Many businesses in the center of town suffered devastating losses, and some went bankrupt. The tourist industry died away, as the US issued a travel warning, and the twice-daily flights into Oaxaca City dropped to two a week. According to friends who run businesses, the city has never recuperated from these losses. After seven months, the federal government intervened, sending in riot police, armed with batons, shields, water cannon, and tear gas, and these finally broke the hold of the protestors on the city. From our house we could see military helicopters overhead and the smoke from tires being burned in the intersections, and we could see the lines of marching riot police making their way downtown.
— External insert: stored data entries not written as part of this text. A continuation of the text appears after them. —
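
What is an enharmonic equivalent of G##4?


Step by step:
Enharmonic notes sound the same pitch but are spelled with different letter names
G## and A name the same pitch class
= A4


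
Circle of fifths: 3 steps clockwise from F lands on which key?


Working:
Each clockwise step on the circle of fifths moves up a perfect 5th
From F: F → C → G → D
= D


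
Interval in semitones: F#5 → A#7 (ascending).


Solution.
Absolute semitone position = octave×12 + chromatic position
F#5: 5×12 + 6 = 66
A#7: 7×12 + 10 = 94
Difference = 94 - 66 = 28
= 28 semitones


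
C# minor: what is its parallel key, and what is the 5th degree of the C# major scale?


Solution.
Parallel keys share the same tonic but differ in mode
C# minor → parallel is C# major
C# major scale: C# D# E# F# G# A# B#
= C# major; 5th degree = G#


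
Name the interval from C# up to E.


Letter names: C → E spans 3 letter names → a 3rd
Semitones: C# → E = 3 half-steps
A 3rd of 3 semitones is a minor 3rd
= minor 3rd


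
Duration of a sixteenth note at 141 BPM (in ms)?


One quarter-note beat = 60000 / BPM = 60000 / 141 ms
Sixteenth note = 1/4 × quarter note
Duration = 1/4 × 60000 / 141 = 15000 / 141
= 106.4 ms


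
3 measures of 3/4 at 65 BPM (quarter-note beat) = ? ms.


Working:
Quarter-note beat duration = 60000 / 65 ms
Beats per measure (3/4) = 3
One measure = 3 × 60000 / 65 = 180000 / 65 ms
3 measures = 3 × 180000 / 65 = 540000 / 65
= 8307.7 ms


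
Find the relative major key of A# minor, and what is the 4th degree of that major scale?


Solution.
The relative major shares the key signature and is a minor 3rd above the minor tonic
A minor 3rd above A# is C#
→ relative major of A# minor is C# major
C# major scale: C# D# E# F# G# A# B#
= C# major; 4th degree = F#


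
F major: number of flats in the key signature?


Solution.
Flat major keys: C(0), F(1), Bb(2), Eb(3), Ab(4), Db(5), Gb(6), Cb(7)
F major has 1 flat
Order of flats: Bb Eb Ab Db Gb Cb Fb → first 1: Bb
= 1 flat


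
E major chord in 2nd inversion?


Reasoning:
Root position: E G# B
2nd inversion: move root and 3rd up an octave
Bass note: B
Notes (bottom to top) = B E G#


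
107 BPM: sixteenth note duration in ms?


Solution.
One quarter-note beat = 60000 / BPM = 60000 / 107 ms
Sixteenth note = 1/4 × quarter note
Duration = 1/4 × 60000 / 107 = 15000 / 107
= 140.2 ms


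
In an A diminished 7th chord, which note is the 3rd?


Working:
Diminished 7th chord = root + minor 3rd + diminished 5th + diminished 7th
Seventh chords stack in thirds, so the letter names are A-C-E-G
Root: A
Minor 3rd above A: C
Diminished 5th above A: Eb
Diminished 7th above A: Gb
The 3rd = C


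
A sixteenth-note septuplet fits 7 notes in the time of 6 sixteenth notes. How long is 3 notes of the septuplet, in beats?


Let's work it out.
Septuplet: 7 notes occupy the space of 6 sixteenth notes
Space = 6 × 1/4 = 3/2 beats
Each septuplet note = 3/2 / 7 = 3/14 beats
3 notes = 3 × 3/14 = 9/14
= 9/14 beats


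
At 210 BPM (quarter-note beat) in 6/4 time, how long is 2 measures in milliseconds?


Solution.
Quarter-note beat duration = 60000 / 210 ms
Beats per measure (6/4) = 6
One measure = 6 × 60000 / 210 = 360000 / 210 ms
2 measures = 2 × 360000 / 210 = 720000 / 210
= 3428.6 ms


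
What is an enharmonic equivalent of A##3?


Reasoning:
Enharmonic notes sound the same pitch but are spelled with different letter names
A## and B name the same pitch class
= B3


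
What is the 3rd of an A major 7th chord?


Major 7th chord = root + major 3rd + perfect 5th + major 7th
Seventh chords stack in thirds, so the letter names are A-C-E-G
Root: A
Major 3rd above A: C#
Perfect 5th above A: E
Major 7th above A: G#
The 3rd = C#


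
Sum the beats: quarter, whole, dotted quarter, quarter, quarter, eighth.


Step by step:
Beat values:
  quarter = 1 beat
  whole = 4 beats
  dotted quarter = 1.5 beats
  quarter = 1 beat
  quarter = 1 beat
  eighth = 0.5 beats
Sum = 1 + 4 + 1.5 + 1 + 1 + 0.5
= 9 beats


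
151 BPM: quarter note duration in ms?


Reasoning:
One quarter-note beat = 60000 / BPM = 60000 / 151 ms
Duration = 60000 / 151
= 397.4 ms


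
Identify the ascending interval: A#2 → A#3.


Letter names: A → A spans 8 letter names → an octave
Semitones: A#2 → A#3 = 12 half-steps
An octave of 12 semitones is a perfect octave
= perfect octave


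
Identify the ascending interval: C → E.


Step by step:
Letter names: C → E spans 3 letter names → a 3rd
Semitones: C → E = 4 half-steps
A 3rd of 4 semitones is a major 3rd
= major 3rd


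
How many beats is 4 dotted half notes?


Step by step:
Base half note = 2 beats
Dot 1 adds half the previous value: +1
One dotted half = 2 + 1 = 3
4 of them = 4 × 3 = 12
= 12 beats


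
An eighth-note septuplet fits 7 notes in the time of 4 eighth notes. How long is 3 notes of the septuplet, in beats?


Let's work it out.
Septuplet: 7 notes occupy the space of 4 eighth notes
Space = 4 × 1/2 = 2 beats
Each septuplet note = 2 / 7 = 2/7 beats
3 notes = 3 × 2/7 = 6/7
= 6/7 beats


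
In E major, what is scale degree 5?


Reasoning:
Major scale pattern: W-W-H-W-W-W-H (2-2-1-2-2-2-1 semitones)
Starting from E:
  E + 2 semitones → F#
  F# + 2 semitones → G#
  G# + 1 semitone → A
  A + 2 semitones → B
  B + 2 semitones → C#
  C# + 2 semitones → D#
  D# + 1 semitone → E
Scale: E F# G# A B C# D#
Degree 5 = B


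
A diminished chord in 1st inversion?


Root position: A C Eb
1st inversion: move root up an octave
Bass note: C
Notes (bottom to top) = C Eb A


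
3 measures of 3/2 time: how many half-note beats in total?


Reasoning:
Time signature 3/2: the bottom number 2 means the half note gets one count
The top number 3 means 3 half-note beats per measure
Total = 3 × 3 measures
= 9 half-note beats


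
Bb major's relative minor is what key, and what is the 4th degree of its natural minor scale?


Solution.
The relative minor shares the major's key signature and starts on its 6th degree
6th degree = a major 6th above the tonic; a major 6th above Bb is G
→ relative minor of Bb major is G minor
G natural minor scale: G A Bb C D Eb F
= G minor; 4th degree = C


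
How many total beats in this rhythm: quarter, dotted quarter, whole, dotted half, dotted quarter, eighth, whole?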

A few weeks later, when we thought things had calmed down, we took a Mexican friend visiting us from Baja to lunch in the newly re-opened zocalo, or town square. We were surrounded by tin walls that had shielded the cafes on the square from the protestors. After we finished our meal and were leaving, we walked past the riot police on duty, straight into an oncoming APPO group ready to confront the police with roman candles set up on heavy placarded pick-up trucks. We had to cross between the two groups to get away, and though no one was moving quickly, we got throats full of tear gas as we hurried to find our car. No one had any interest in hurting bystanders, but my friend from Baja California was ready to leave Oaxaca that afternoon. 

Now, nine years later, as the confrontations heat up again, those of us that lived through that time remember 2006, and dread getting caught again between these two great forces in their struggle for power, a threatened union and a thwarted government. Do these pictures bring back memories for any of you?